Cara untuk menghilangkan kecemasan, ketakutan atau menyadarkan akan pentingnya

rasa bertanggung jawab pada anak, adakalanya tidak harus dengan mengatakan langsung atau

memvonis anak telah bersalah dengan perkataan yang dapat memojokkan anak. Melainkan, kita

dapat mempergunakan perumpamaan. Misalnya, kita dapat bercerita atau mendongeng pada anak

tentang cerita yang mengandung nilai-nilai ksatriaan.

Nah, jika anak merasa tertarik dan tergugah perhatiannya akan nilai-nilai ksatriaan, tentu

akan dapat merasakan, bahwa apa yang telah diperbuatnya ternyata salah, tidak baik dan dapat

merugikan orang lain. Dalam menuturkan cerita, kita harus piawai menyertakan anak dalam alur

cerita, sehingga anak terlibat dalam mencerna nilai-nilai positif yang akan kita sampaikan

padanya. Kita dapat menggiring pendapat anak akan pentingnya memiliki rasa tanggung jawab

atas perbuatannya. Begitu juga, kita dapat menggiring anak, untuk merasa tertantang mencari

“cara”, agar dirinya dapat “diterima” dengan terbuka oleh teman-temannya maupun orang lain.

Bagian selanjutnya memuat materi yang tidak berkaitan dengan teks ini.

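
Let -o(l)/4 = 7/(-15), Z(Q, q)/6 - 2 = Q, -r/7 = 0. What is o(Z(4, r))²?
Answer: 784/225 ≈ 3.4844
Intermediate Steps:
r = 0 (r = -7*0 = 0)
Z(Q, q) = 12 + 6*Q
o(l) = 28/15 (o(l) = -28/(-15) = -28*(-1)/15 = -4*(-7/15) = 28/15)
o(Z(4, r))² = (28/15)² = 784/225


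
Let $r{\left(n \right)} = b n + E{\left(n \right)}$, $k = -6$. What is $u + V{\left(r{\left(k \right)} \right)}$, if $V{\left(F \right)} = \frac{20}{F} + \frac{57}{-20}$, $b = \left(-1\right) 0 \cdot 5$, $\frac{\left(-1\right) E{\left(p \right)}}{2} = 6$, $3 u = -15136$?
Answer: $- \frac{100997}{20} \approx -5049.9$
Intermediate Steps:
$u = - \frac{15136}{3}$ ($u = \frac{1}{3} \left(-15136\right) = - \frac{15136}{3} \approx -5045.3$)
$E{\left(p \right)} = -12$ ($E{\left(p \right)} = \left(-2\right) 6 = -12$)
$b = 0$ ($b = 0 \cdot 5 = 0$)
$r{\left(n \right)} = -12$ ($r{\left(n \right)} = 0 n - 12 = 0 - 12 = -12$)
$V{\left(F \right)} = - \frac{57}{20} + \frac{20}{F}$ ($V{\left(F \right)} = \frac{20}{F} + 57 \left(- \frac{1}{20}\right) = \frac{20}{F} - \frac{57}{20} = - \frac{57}{20} + \frac{20}{F}$)
$u + V{\left(r{\left(k \right)} \right)} = - \frac{15136}{3} - \left(\frac{57}{20} - \frac{20}{-12}\right) = - \frac{15136}{3} + \left(- \frac{57}{20} + 20 \left(- \frac{1}{12}\right)\right) = - \frac{15136}{3} - \frac{271}{60} = - \frac{100997}{20}$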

Dengan kata lain, merangsang inspirasi pada anak untuk “memikirkan cara”, agar dirinya dapat

dengan mudah di terima dalam kelompok bermain dengan sikap terbuka. Untuk itu, kunci

utamanya dapat kita tuturkan, bahwa anak harus bersedia dengan tulus untuk mau mengucapkan

kata “maaf” dari lubuk hatinya pada teman-temannya.

Jika anak telah berani mengungkapkan rasa bersalahnya, maka berarti anak pun telah

berhasil membongkar atau menyingkirkan beban perasaannya, sehingga diharapkan timbulnya

sikap optimisme anak untuk dapat berinteraksi atau bergaul dengan orang lain. Begitu juga, sikap

bertanggung jawab yang dipertunjukkan anak dapat mengundang simpati orang lain padanya,

sehingga membuka pintu “penerimaan” teman-temannya untuk bermain atau bergaul.

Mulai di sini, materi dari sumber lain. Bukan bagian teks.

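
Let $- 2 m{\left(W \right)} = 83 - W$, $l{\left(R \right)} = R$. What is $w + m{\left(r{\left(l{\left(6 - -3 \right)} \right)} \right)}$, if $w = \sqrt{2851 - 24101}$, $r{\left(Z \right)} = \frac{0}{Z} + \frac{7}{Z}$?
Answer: $- \frac{370}{9} + 25 i \sqrt{34} \approx -41.111 + 145.77 i$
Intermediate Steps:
$r{\left(Z \right)} = \frac{7}{Z}$ ($r{\left(Z \right)} = 0 + \frac{7}{Z} = \frac{7}{Z}$)
$m{\left(W \right)} = - \frac{83}{2} + \frac{W}{2}$ ($m{\left(W \right)} = - \frac{83 - W}{2} = - \frac{83}{2} + \frac{W}{2}$)
$w = 25 i \sqrt{34}$ ($w = \sqrt{-21250} = 25 i \sqrt{34} \approx 145.77 i$)
$w + m{\left(r{\left(l{\left(6 - -3 \right)} \right)} \right)} = 25 i \sqrt{34} - \left(\frac{83}{2} - \frac{7 \frac{1}{6 - -3}}{2}\right) = 25 i \sqrt{34} - \left(\frac{83}{2} - \frac{7 \frac{1}{6 + 3}}{2}\right) = 25 i \sqrt{34} - \left(\frac{83}{2} - \frac{7 \cdot \frac{1}{9}}{2}\right) = 25 i \sqrt{34} + \left(- \frac{83}{2} + \frac{1}{2} \cdot \frac{7}{9}\right) = 25 i \sqrt{34} + \left(- \frac{83}{2} + \frac{7}{18}\right) = 25 i \sqrt{34} - \frac{370}{9} = - \frac{370}{9} + 25 i \sqrt{34}$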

Page 4: Mengatasi Anak Kurang Gaul

Kalau perasaan malu anak itu bersumber dari rasa kurang percaya diri atau rasa

memiliki kemampuan yang di bawah standar, maka perlu diusahakan untuk memberi

dukungan emosional pada anak, agar dirinya tidak selalu memandang rendah dirinya maupun

kemampuannya. Perlu diingatkan atau dibangkitkan kesadaran serta semangat anak, bahwa

dirinya masih memiliki potensi yang sama baik dengan orang lain.

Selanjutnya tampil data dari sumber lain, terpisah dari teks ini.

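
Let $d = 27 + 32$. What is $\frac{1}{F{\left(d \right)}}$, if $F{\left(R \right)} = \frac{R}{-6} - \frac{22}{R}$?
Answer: $- \frac{354}{3613} \approx -0.09798$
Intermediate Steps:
$d = 59$
$F{\left(R \right)} = - \frac{22}{R} - \frac{R}{6}$ ($F{\left(R \right)} = R \left(- \frac{1}{6}\right) - \frac{22}{R} = - \frac{R}{6} - \frac{22}{R} = - \frac{22}{R} - \frac{R}{6}$)
$\frac{1}{F{\left(d \right)}} = \frac{1}{- \frac{22}{59} - \frac{59}{6}} = \frac{1}{- \frac{3613}{354}} = - \frac{354}{3613}$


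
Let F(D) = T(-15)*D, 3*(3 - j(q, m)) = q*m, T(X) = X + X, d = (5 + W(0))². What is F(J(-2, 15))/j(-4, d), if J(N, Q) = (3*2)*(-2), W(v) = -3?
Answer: 216/5 ≈ 43.200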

Untuk menumbuhkan rasa percaya diri anak, terutama anak yang masih balita, maka

dapat kita lakukan dengan cara:

- Membantu anak untuk lebih mengenal dirinya

Memang untuk memilih bahasa atau cara yang tepat, agar anak dapat memahami apa

yang kita sampaikan tidak mudah. Namun kita dituntut untuk peka dan memperlakukan anak

dengan sabar serta penuh perhatian. Kita dapat mendekati anak dengan cara memberi dukungan

emosional, seperti merangkulnya, memeluknya dan menatap langsung mata anak, sembari

memberi senyuman yang dapat menyejukkan hatinya. Kita harus dapat menunjukkan rasa empati

kita terhadap kesulitan anak, agar rasa gundah anak menghilang dan dirinya mau berkeluh kesah

pada kita. Kita harus menghilangkan rasa cemas atau kesal anak dengan menunjukkan dirinya

masih mempunyai sesuatu yang membanggakan dirinya. Sesuatu yang membanggakan diri anak

dapat menjadi sumber motivasi kekuatan diri anak.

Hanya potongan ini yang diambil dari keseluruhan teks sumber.